Quella che all’inizio del 2007 sembrava una curiosa, seppur intelligente, osservazione, negli ultimi 5 anni si è evoluta in un ambizioso progetto di ricerca. Dopo esserci imbattuti in molte altre coincidenze, alla fine del 2007 abbiamo proposto, come possibile applicazione dell’h-principio, una linea di attacco a una congettura del 1949 avanzata da Lars Onsager in un suo celebre lavoro sulla teoria della turbolenza. La congettura afferma l’esistenza di soluzioni delle equazioni di Eulero che dissipano l’energia cinetica ma che sono continue, con esponente di Hölder minore di \(\frac 1 3\). Dopo quattro anni di duro lavoro siamo finalmente riusciti a dimostrare che soluzioni continue dissipative effettivamente esistono e all’inizio di maggio abbiamo anche raggiunto la regolarità Hölder: il nostro esponente per ora è \(\frac {1}{10}\), un numero di tutto rispetto come primo tentativo (a novembre un brillante dottorando di Princeton ha migliorato nella sua tesi i nostri metodi spostando la soglia a \(\frac {1}{5}\)).

Spero di non aver fatto una lista della spesa. Mi premerebbe convincere la comunità che i nostri risultati non sono cosí strani come sembrano a prima vista, ma che anzi presentano “indizi” sulla correttezza di molte considerazioni dei fisici sulla teoria della turbolenza, anche da un rigoroso punto di vista matematico e non solo da quello fenomenologico. Il problema è che i nostri risultati sono difficili da inquadrare nell’ottica della classica letteratura sulle equazioni alle derivate parziali. Il verbo imperante è “mostrare la buona positura” e i nostri fanno tutto il contrario: otteniamo tante, troppe soluzioni. Inoltre l’analista classico vuole le “stime hard” e fino a qualche anno fa le stime dei nostri lavori erano troppo “soft”; il vero duro è quello che ha la stima piú lunga. Almeno questo aspetto frivolo è migliorato negli ultimi due lavori sulle soluzioni continue: nessuno che abbia gettato uno sguardo serio agli ultimi scritti può contestarci la presenza di decine di stime lunghe e complicate.

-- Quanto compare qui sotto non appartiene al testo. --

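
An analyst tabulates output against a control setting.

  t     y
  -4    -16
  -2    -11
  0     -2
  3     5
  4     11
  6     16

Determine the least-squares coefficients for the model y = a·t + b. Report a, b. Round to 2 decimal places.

a = 3.26, b = -3.30

Sums needed: Σt·t = 81, Σt = 7, Σ1 = 6.
Right-hand side: Σt·y = 241, Σy = 3.
So AᵀA·[a, b]ᵀ = Aᵀy: [[81, 7]; [7, 6]]·[a, b]ᵀ = [241, 3]ᵀ.
Δ = 81·6 − 7² = 437.
a = (241·6 − 7·3)/437 = 75/23; b = (81·3 − 7·241)/437 = -76/23.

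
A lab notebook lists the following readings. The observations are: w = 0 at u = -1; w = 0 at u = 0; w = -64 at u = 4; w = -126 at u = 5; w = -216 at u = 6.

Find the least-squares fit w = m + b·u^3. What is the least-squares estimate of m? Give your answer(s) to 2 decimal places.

m = -0.49

Sums needed: Σ1 = 5, Σu^3 = 404, Σu^3·u^3 = 66378.
Moment sums: Σw = -406, Σu^3·w = -66502.
Determinant 5·66378 − 404² = 168674.
m = ((-406)·66378 − 404·(-66502))/168674 = -41330/84337; b = (5·(-66502) − 404·(-406))/168674 = -84243/84337.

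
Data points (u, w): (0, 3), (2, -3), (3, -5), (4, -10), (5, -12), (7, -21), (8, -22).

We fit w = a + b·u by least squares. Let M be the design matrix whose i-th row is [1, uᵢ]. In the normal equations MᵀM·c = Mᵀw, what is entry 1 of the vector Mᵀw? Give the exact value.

Entry 1 ↔ basis 1, so (Mᵀw)_{1} = Σᵢ wᵢ = (1)·(3) + (1)·(-3) + (1)·(-5) + (1)·(-10) + (1)·(-12) + (1)·(-21) + (1)·(-22) = -70.

-70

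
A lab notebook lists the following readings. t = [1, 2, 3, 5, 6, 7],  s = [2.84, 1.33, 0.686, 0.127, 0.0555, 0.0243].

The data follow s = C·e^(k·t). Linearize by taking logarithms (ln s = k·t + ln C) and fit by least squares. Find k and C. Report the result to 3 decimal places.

Taking logs, ln s = k·t + ln C, so regress ln s on t.
Σt = 24.0000, Σ(t)² = 124.0000, Σln s = -7.7201, Σt·ln s = -53.2035.
Normal system: [[124.0000, 24.0000]; [24.0000, 6]]·[k, ln C]ᵀ = [-53.2035, -7.7201]ᵀ.
Slope k = (n·Σt·ln s − Σt·Σln s)/(n·Σ(t)² − (Σt)²) = (6·-53.2035 − 24.0000·-7.7201)/168.0000 = -0.79725; ln C = (Σln s − k·Σt)/n = 1.90232, so C = exp(1.90232) = 6.70143.

k = -0.797, C = 6.701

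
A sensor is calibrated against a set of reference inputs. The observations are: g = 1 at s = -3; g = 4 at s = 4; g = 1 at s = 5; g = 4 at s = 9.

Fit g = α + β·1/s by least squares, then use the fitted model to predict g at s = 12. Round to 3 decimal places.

ĝ = 2.592

From the data, Σ1 = 4, Σ1/s = 41/180, Σ1/s·1/s = 7321/32400.
For Aᵀg: Σg = 10, Σ1/s·g = 59/45.
Normal equations: [[4, 41/180]; [41/180, 7321/32400]]·[α, β]ᵀ = [10, 59/45]ᵀ.
Eliminating β: (7321/32400)·(row 1) − (41/180)·(row 2) gives (3067/3600)·α = (7321/32400)·10 − (41/180)·(59/45) = 10589/5400, so α = 21178/9201.
Then β = ((59/45) − (41/180)·(21178/9201))/(7321/32400) = 10680/3067.
At s = 12: ĝ = (21178/9201)·(1) + (10680/3067)·(1/12) = 23848/9201.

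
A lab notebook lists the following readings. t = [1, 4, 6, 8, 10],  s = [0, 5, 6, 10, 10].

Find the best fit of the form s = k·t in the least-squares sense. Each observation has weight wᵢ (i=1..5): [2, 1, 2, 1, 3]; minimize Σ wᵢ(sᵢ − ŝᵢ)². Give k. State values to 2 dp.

k = 1.04

Compute the Gram sums: Σwᵢ·t·t = 454.
For XᵀWs: Σwᵢ·t·s = 472.
k = 472/454 = 1.03965.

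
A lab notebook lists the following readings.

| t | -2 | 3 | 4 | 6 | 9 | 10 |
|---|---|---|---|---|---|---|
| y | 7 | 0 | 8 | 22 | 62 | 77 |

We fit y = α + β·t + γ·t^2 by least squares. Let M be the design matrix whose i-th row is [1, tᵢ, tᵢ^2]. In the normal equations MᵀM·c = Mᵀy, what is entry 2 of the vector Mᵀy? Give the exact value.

1478

Entry 2 ↔ basis t, so (Mᵀy)_{2} = Σᵢ (t)·yᵢ = (-2)·(7) + (3)·(0) + (4)·(8) + (6)·(22) + (9)·(62) + (10)·(77) = 1478.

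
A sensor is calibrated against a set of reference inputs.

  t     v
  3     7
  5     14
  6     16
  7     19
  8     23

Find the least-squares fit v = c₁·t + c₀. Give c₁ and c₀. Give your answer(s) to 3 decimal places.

XᵀX·[c₁, c₀]ᵀ = Xᵀv reads: 183·c₁ + 29·c₀ = 504;  29·c₁ + 5·c₀ = 79.
(Σt·t = 183, Σt = 29, Σ1 = 5, Σt·v = 504, Σv = 79.)
det = 183·5 − 29² = 74.
c₁ = (504·5 − 29·79)/74 = 229/74; c₀ = (183·79 − 29·504)/74 = -159/74.

c₁ = 3.095, c₀ = -2.149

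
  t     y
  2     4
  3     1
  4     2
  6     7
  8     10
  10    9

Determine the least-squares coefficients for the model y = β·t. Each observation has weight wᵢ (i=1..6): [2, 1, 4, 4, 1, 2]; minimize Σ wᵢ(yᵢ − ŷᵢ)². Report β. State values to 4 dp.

β = 0.9796

MᵀWM·[β]ᵀ = MᵀWy reads: 489·β = 479.
β = 479/489 = 0.97955.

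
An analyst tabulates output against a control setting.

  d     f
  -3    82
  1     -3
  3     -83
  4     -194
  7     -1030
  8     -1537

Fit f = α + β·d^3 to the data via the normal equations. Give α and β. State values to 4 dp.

α = -0.6467, β = -3.0012

Compute the Gram sums: Σ1 = 6, Σd^3 = 920, Σd^3·d^3 = 385348.
Right-hand side: Σf = -2765, Σd^3·f = -1157108.
AᵀA·[α, β]ᵀ = Aᵀf becomes [[6, 920]; [920, 385348]]·[α, β]ᵀ = [-2765, -1157108]ᵀ.
Determinant 6·385348 − 920² = 1465688.
α = ((-2765)·385348 − 920·(-1157108))/1465688 = -236965/366422; β = (6·(-1157108) − 920·(-2765))/1465688 = -549856/183211.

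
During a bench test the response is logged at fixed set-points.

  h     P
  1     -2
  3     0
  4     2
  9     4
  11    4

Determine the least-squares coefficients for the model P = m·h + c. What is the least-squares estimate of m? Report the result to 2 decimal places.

m = 0.58

MᵀM·[m, c]ᵀ = MᵀP reads: 228·m + 28·c = 86;  28·m + 5·c = 8.
Δ = 228·5 − 28² = 356.
m = (86·5 − 28·8)/356 = 103/178; c = (228·8 − 28·86)/356 = -146/89.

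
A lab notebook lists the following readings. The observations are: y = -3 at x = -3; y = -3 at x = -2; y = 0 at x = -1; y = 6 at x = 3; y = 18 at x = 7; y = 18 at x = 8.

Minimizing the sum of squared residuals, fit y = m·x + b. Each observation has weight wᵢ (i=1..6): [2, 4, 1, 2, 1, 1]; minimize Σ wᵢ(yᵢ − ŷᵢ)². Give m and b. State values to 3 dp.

Normal-equation sums: Σwᵢ·x·x = 166, Σwᵢ·x = 6, Σwᵢ·1 = 11.
Moment sums: Σwᵢ·x·y = 348, Σwᵢ·y = 30.
MᵀWM·[m, b]ᵀ = MᵀWy becomes [[166, 6]; [6, 11]]·[m, b]ᵀ = [348, 30]ᵀ.
Determinant 166·11 − 6² = 1790.
m = (348·11 − 6·30)/1790 = 1824/895; b = (166·30 − 6·348)/1790 = 1446/895.

m = 2.038, b = 1.616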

La giornata di giovedí è stata piuttosto pesante e la stanchezza si fa sentire ancor di piú durante l’ultimo giorno: tengo fede al proposito di evitare le conferenze piú vicine ai miei temi di ricerca, ma non ne ricavo granché. Come mi è successo molte altre volte, la mia speranza di vedere Gromov è rimasta delusa: avrebbe dovuto chiudere il congresso ma ha poi cancellato il suo intervento per motivi di salute. Al pomeriggio decido di saltare la cerimonia di chiusura per fare una visita all’ex fabbrica di Oskar Schindler…Bisogna pur concedere qualcosa al turismo di massa prima di tornare a casa.